Cinéma Livre

Recension “The Reel Civil War”

La guerre de Sécession et le 7e art

Bruce Chadwick, The Reel Civil War. Mythmaking in American Film, Vintage Books, 2001 

En près de 300 pages de textes, Bruce Chadwick nous brosse un portrait de l’évolution de la vision de la guerre de Sécession par les Américains à travers le prisme du cinéma. Le 7e art se révèle en effet être à la fois le reflet de la manière dont est perçue la « civil war » outre-Atlantique, mais, comme dans tant d’autres domaines, il constitue le vecteur de diffusion de perceptions biaisées des événements.  
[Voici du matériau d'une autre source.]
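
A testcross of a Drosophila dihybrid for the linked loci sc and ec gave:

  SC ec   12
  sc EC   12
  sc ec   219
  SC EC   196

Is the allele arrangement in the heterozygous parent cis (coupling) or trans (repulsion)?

The two most frequent classes are SC EC (196) and sc ec (219); these are the parental (non-recombinant) types.
So the F1 carried SC EC on one chromosome and sc ec on the other — the recessive alleles are on the same chromosome (cis / coupling).

cis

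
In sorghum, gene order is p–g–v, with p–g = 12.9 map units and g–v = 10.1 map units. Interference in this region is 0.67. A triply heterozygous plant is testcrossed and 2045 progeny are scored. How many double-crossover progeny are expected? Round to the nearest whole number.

9

Map distances give recombination frequencies of 0.129 and 0.101 for the two intervals.
With interference 0.67 (so coincidence = 0.33), expected double-crossover frequency = 0.129 × 0.101 × 0.33 = 0.00430.
Expected number = 0.00430 × 2045 = 8.79 ≈ 9.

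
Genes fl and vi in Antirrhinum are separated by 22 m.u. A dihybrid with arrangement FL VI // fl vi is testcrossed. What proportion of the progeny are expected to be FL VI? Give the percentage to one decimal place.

A map distance of 22 m.u. corresponds to a recombination frequency of 0.220.
The F1 is FL VI / fl vi, so FL VI is a parental gamete class with expected frequency (1 − r)/2 = 0.780/2 = 0.3900.
That is 0.3900 = 39.0% of the progeny.

39.0%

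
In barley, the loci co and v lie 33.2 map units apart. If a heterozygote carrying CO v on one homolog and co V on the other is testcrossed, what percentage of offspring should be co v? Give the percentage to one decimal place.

16.6%

A map distance of 33.2 map units corresponds to a recombination frequency of 0.332.
The F1 is CO v / co V, so co v is a recombinant gamete class with expected frequency r/2 = 0.332/2 = 0.1660.
That is 0.1660 = 16.6% of the progeny.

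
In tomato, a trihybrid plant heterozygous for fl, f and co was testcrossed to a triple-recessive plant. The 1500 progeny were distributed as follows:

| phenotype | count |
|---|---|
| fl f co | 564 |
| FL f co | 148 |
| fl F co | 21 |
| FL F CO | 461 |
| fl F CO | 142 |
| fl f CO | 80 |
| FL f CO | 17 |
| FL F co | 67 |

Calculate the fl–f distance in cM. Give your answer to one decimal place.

21.9 cM

The two most frequent reciprocal classes, fl f co and FL F CO, are the parental types, so the F1 was fl f co / FL F CO.
The two rarest classes, fl F co and FL f CO, are the double crossovers. Comparing them with the parentals, only the f allele has switched, so f is the middle locus and the order is co – f – fl.
Crossovers in the f–fl interval produce the single-crossover classes FL f co and fl F CO (148 + 142 = 290) plus the double crossovers (38).
RF(f–fl) = (290 + 38) / 1500 = 328/1500 = 0.2187 → 21.9 cM.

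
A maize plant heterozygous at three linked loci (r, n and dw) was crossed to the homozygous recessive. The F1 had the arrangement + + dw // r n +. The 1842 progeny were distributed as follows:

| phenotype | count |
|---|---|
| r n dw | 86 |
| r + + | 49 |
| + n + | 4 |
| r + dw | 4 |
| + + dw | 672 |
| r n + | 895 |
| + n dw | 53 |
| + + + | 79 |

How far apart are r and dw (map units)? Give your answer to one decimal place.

9.4 map units

The two rarest classes, r + dw and + n +, are the double crossovers. Comparing them with the parentals, only the r allele has switched, so r is the middle locus and the order is n – r – dw.
Crossovers in the r–dw interval produce the single-crossover classes + + + and r n dw (79 + 86 = 165) plus the double crossovers (8).
RF(r–dw) = (165 + 8) / 1842 = 173/1842 = 0.0939 → 9.4 map units.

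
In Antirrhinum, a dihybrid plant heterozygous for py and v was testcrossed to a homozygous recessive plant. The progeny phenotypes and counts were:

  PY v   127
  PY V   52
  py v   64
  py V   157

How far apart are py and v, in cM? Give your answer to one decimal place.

29.0 cM

The two most frequent classes, PY v (127) and py V (157), are the parental types, so the F1 was PY v / py V.
The recombinant classes are PY V and py v: 52 + 64 = 116.
Recombination frequency = 116/400 = 0.2900 ≈ 29.0%, i.e. 29.0 cM.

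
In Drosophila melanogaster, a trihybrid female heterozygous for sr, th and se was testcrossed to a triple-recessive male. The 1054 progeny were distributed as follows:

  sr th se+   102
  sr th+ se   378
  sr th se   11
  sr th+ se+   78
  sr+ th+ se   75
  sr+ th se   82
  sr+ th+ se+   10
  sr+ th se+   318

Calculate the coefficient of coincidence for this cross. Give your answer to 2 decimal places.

The two most frequent reciprocal classes, sr+ th se+ and sr th+ se, are the parental types, so the F1 was sr+ th se+ / sr th+ se.
The two rarest classes, sr+ th+ se+ and sr th se, are the double crossovers. Comparing them with the parentals, only the th allele has switched, so th is the middle locus and the order is sr – th – se.
sr–th: (177 + 21)/1054 = 0.1879; th–se: (160 + 21)/1054 = 0.1717.
Expected DCO frequency = 0.1879 × 0.1717 ≈ 0.03226; observed = 21/1054 ≈ 0.01992.
Coefficient of coincidence = 0.01992/0.03226 ≈ 0.62.

0.62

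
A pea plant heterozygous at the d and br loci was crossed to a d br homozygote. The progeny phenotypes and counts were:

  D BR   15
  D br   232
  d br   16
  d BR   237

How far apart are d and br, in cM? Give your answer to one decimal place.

The two most frequent classes, D br (232) and d BR (237), are the parental types, so the F1 was D br / d BR.
The recombinant classes are D BR and d br: 15 + 16 = 31.
Recombination frequency = 31/500 = 0.0620 ≈ 6.2%, i.e. 6.2 cM.

6.2 cM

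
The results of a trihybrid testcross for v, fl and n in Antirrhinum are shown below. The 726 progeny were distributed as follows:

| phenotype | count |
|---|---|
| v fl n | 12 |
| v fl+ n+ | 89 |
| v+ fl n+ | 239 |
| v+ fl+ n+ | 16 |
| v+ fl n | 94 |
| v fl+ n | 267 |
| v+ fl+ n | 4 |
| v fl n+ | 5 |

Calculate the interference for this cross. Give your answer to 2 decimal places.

0.08

The two most frequent reciprocal classes, v+ fl n+ and v fl+ n, are the parental types, so the F1 was v+ fl n+ / v fl+ n.
The two rarest classes, v fl n+ and v+ fl+ n, are the double crossovers. Comparing them with the parentals, only the v allele has switched, so v is the middle locus and the order is fl – v – n.
fl–v: (28 + 9)/726 = 0.0510; v–n: (183 + 9)/726 = 0.2645.
Expected DCO frequency = 0.0510 × 0.2645 ≈ 0.01349; observed = 9/726 ≈ 0.01240.
Coefficient of coincidence = 0.01240/0.01349 ≈ 0.92; interference = 1 − 0.92 = 0.08.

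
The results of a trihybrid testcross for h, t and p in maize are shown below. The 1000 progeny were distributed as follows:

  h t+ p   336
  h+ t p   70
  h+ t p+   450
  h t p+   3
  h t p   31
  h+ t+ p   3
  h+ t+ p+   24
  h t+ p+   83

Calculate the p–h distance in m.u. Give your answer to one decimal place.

The two most frequent reciprocal classes, h+ t p+ and h t+ p, are the parental types, so the F1 was h+ t p+ / h t+ p.
The two rarest classes, h t p+ and h+ t+ p, are the double crossovers. Comparing them with the parentals, only the h allele has switched, so h is the middle locus and the order is p – h – t.
Crossovers in the p–h interval produce the single-crossover classes h+ t p and h t+ p+ (70 + 83 = 153) plus the double crossovers (6).
RF(p–h) = (153 + 6) / 1000 = 159/1000 = 0.1590 → 15.9 m.u.

15.9 m.u.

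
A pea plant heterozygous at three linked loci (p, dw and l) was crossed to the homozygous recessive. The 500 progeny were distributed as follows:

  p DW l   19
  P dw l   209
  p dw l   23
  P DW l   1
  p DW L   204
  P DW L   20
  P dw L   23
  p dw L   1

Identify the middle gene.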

L’auteur embrasse l’intégralité de l’histoire du cinéma, mais aussi de la télévision (dont l’admirable « The Civil War », de Ken Burns), des films muets au début des années 2000. Ce faisant, il nous illustre, en parallèle de la présentation des oeuvres, l’évolution de la condition des Noirs américains dans leur pays. Ce qui est passionnant, c’est de comprendre l’impact des oeuvres auprès du grand public. Bruce Chadwick ne se borne donc pas au seul cinéma en tant que tel, mais ne ménage pas ses explications, qui sur la reconstruction après la guerre de Sécession, qui sur le Ku Klux Klan, qui sur les régiments noirs dans l’armée nordiste…  

Certaines oeuvres, du fait de leur importance sont gratifiées de chapitres spécifiques : « Naissance d’une Nation », « Autant en Emporte le Vent » et « Racines », la très belle épopée télévisuelle relatant la vie de Kunta Kinte et de ses descendants. La façon dont sont présentés les différents personnages incontournables des films ayant trait à la guerre de Sécession –soldats des deux camps, Noirs, Lincoln, « belles » du sud- au fil des ans constitue un des grands intérêts du livre. 

Racisme éclatant dans « Naissance d’une Nation » (qui  a tenu un rôle indéniable dans la « seconde vie » du KKK mais, en dépit du rejet qu’il suscite, un film qui multiplie les « premières » dans l’histoire du cinéma), mythe de la « cause perdue » et responsabilité sous-jacente des Nordistes dans la guerre dans « Autant en Emporte le Vent » (qui, bien que caricaturant les Noirs, prend largement ses distances avec le racisme de l’oeuvre de Griffith), westerns et guerre de Sécession (pensons au personnage d’anciens sudistes de nombreux films, dont celui campé par John Wayne dans « La prisonnière du désert » ou dans « Le massacre de Fort Apache ») dans lesquels les deux camps font cause commune (une nécessité dès lors que « Yankees » et « Rebelles » doivent être unis contre l’ennemi commun au cours de la Seconde Guerre mondiale –cf les films avec Errol Flynn- puis de la Guerre Froide), etc. L’auteur nous fait à chaque fois découvrir la genèse et le déroulement du tournage et, surtout, la réception par le public et la critique. 

Enfin, le livre se termine avec les films réalistes mettant en avant les Noirs sous un jour nouveau (« Glory »), mais aussi superbes reconstitutions passant sous silence l’esclavage (« Gettysburg »). L’ouvrage datant d’une vingtaine d’année, il n’est nul fait mention de « Lincoln », « Retour à Cold Mountains », « Twelve years a slave » ou « Gods and Generals » (très belle reconstitution mais très axée sur la « cause perdue » et sans référence à l’horreur de l’esclavage). 

Au final, une belle étude qui complète toute lecture sur la guerre de Sécession et qui ne pourra que ravir les amateurs.